After two smaller meetings in Vienna in 2010,1 and in Bern in 2011,2 the year 2012 offered the opportunity for a greater event. Many German CCS members had expressed their desire to visit the Cook-Forster-Collection in Göttingen3 in its “natural environment”.
We learnt that the Collection would be open to the public only until the end of April, as it would then be packed again for another exhibition elsewhere (frequently-travelling items indeed). Planning our meeting had to take place very quickly. A date was decided on in conjunction with Dr. Gundolf Krüger, curator of the Cook-Forster-Collection.4
So on March 31, a rainy and cool day that reminded us of Yorkshire in October but with a less breath-taking landscape, at 3 pm twelve CCS members and two potential members, plus Dr.

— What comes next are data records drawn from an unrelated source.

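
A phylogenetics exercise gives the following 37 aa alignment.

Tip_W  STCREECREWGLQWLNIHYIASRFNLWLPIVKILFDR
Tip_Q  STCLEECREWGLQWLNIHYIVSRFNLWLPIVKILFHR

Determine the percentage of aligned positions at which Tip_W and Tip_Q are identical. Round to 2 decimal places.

The sequences differ at positions 4 (R/L), 21 (A/V), 36 (D/H).
34 of the 37 sites match, so the percent identity is 34/37 × 100 = 91.89%.

91.89%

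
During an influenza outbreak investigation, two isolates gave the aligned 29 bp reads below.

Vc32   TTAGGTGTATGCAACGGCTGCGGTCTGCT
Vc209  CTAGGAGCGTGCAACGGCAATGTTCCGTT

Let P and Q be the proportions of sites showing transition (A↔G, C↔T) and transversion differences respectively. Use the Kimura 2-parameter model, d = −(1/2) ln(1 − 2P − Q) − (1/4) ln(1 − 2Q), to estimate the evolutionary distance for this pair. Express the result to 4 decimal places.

Differing sites — 1:T/C (Ti); 6:T/A (Tv); 8:T/C (Ti); 9:A/G (Ti); 19:T/A (Tv); 20:G/A (Ti); 21:C/T (Ti); 23:G/T (Tv); 26:T/C (Ti); 28:C/T (Ti).
Of the 10 differences, 7 transitions and 3 transversions over 29 sites: P = 7/29 = 0.241379, Q = 3/29 = 0.103448.
d = −0.5·ln(0.413794) − 0.25·ln(0.793104) = −0.5·(-0.882387) − 0.25·(-0.231801) = 0.4991.

0.4991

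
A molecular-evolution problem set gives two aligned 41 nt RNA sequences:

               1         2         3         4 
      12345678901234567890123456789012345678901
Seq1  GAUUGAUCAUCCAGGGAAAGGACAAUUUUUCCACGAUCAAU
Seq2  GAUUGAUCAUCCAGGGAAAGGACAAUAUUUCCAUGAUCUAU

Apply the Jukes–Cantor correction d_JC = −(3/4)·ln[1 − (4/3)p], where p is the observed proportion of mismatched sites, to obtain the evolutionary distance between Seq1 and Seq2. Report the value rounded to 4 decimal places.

Differing sites — 27:U/A; 34:C/U; 39:A/U.
p = 3/41 = 0.073171.
d = −0.75 · ln(1 − (4/3)·0.073171) = −0.75 · ln(0.902439) = −0.75 · (-0.102654) = 0.0770.

0.0770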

Krüger met in a conference room at Göttingen University. Five well prepared and diverse talks were given and enthusiastically received:
Helene Nyphius:
“Joseph Banks’ south seas collection in the Ethnographical Museum in Munich”
Michael Spiekien:
“Travelling in the Wake of Cook in the South Seas - Cook-Islands, Tonga, Vanuatu / Tanna, Botany Bay / Sydney and Cooktown / Cape Tribulation”
Heiko Schnickmann:
“Omai and the Animals - Thoughts on Animals and their Translational Meaning in the South Seas”
Rolf Siemon:
“Georg Forster - From Naturalist, World Traveller with Cook to Writer, Cultural Mediator and Revolutionary”
Anke Oberlies:
“Tobias Mayer - Mathematician, Cartographer and Astronomer of the Enlightenment”
This feast for the mind was followed by food for the stomach at the “Potato House”, with time for lively discussions and rambling conversation well into the night.